If you want to tackle this project, you can find a full tutorial here and a full list of components here. SexyCyborg emphasizes that it should be relatively easy to replicate, but learn from here mistakes! ‘The 5050 RGB LED strips are in a plastic sleeve to protect them from water- I wanted the dress to be able to deal with sweat and spilled drinks without problems. The plastic also insulates from heat. Unless there is metal going over them. Metal conducts heat (who knew?). This led to me almost jumping out of the thing while I tried to get the test leads off. Once again folks- no metal near LED and sensitive bits of skin,’ she advises.

Colors and more can be controlled with a simple bluetooth app.

As for 3D printing the battery pack container, the best option is probably version two. 'One of the main issues with that first version is the battery pack sticks out a bit far. I redesigned it to be flatter with a bit of a curve. This one is more compact and a better shape. Still big but I want four hours of bright light and battery size is a problem for all wearables,’ she says. Fortunately, she finds it quite comfortable to wear. ‘I wanted girls to be able to make these and wear them out dancing or partying all night. The battery is a bit big but the weight is on my hips and it does not bounce around or anything so is quite comfortable.’
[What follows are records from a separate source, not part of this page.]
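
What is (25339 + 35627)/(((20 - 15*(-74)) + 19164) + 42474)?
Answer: 30483/31384 ≈ 0.97129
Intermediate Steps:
(25339 + 35627)/(((20 - 15*(-74)) + 19164) + 42474) = 60966/(((20 + 1110) + 19164) + 42474) = 60966/((1130 + 19164) + 42474) = 60966/(20294 + 42474) = 60966/62768 = 60966*(1/62768) = 30483/31384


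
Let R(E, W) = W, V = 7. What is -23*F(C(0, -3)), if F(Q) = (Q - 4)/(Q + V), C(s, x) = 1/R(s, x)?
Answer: 299/20 ≈ 14.950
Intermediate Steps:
C(s, x) = 1/x
F(Q) = (-4 + Q)/(7 + Q) (F(Q) = (Q - 4)/(Q + 7) = (-4 + Q)/(7 + Q))
-23*F(C(0, -3)) = -23*(-4 + 1/(-3))/(7 + 1/(-3)) = -23*(-4 - ⅓)/(7 - ⅓) = -23*(-13)/(20/3*3) = -69*(-13)/(20*3) = -23*(-13/20) = 299/20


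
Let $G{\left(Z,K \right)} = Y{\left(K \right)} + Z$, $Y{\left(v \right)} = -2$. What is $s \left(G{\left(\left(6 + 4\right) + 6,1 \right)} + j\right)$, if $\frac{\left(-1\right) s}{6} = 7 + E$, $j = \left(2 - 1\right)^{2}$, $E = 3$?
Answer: $-900$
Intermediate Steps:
$j = 1$ ($j = 1^{2} = 1$)
$s = -60$ ($s = - 6 \left(7 + 3\right) = \left(-6\right) 10 = -60$)
$G{\left(Z,K \right)} = -2 + Z$
$s \left(G{\left(\left(6 + 4\right) + 6,1 \right)} + j\right) = - 60 \left(\left(-2 + \left(\left(6 + 4\right) + 6\right)\right) + 1\right) = - 60 \left(\left(-2 + \left(10 + 6\right)\right) + 1\right) = - 60 \left(\left(-2 + 16\right) + 1\right) = - 60 \left(14 + 1\right) = \left(-60\right) 15 = -900$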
The 3D printed container for the batter pack itself was designed in Tinkercad software, which is the only design software she was experienced in. ‘There is quite a bit of wasted space. If I make another version it can be much, much smaller. It works though,’ she says of the designs. It was 3D printed on a large build platform version of the UP 3D printer in PLA and holds a rechargable 2000mah 12v lithium polymer battery.
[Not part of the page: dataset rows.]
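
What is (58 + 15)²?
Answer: 5329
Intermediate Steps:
(58 + 15)² = 73² = 5329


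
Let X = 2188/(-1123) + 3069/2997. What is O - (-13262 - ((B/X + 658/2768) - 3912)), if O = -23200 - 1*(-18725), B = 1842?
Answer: 1378944339917/478394824 ≈ 2882.4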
So far, the skirt has been a huge hit, both on the web and at all the places where SexyCyborg wore it. ‘Many girls asked where they could buy one. I told them they can’t buy one but I can teach them how to make your own. Really that is the whole point so I was pretty happy. Making is not hard, if you can follow recipe you can follow tutorial. Any girl can and should make, code and hack,’ she says. And even with a basic 3D printer, this should be easier than ever before.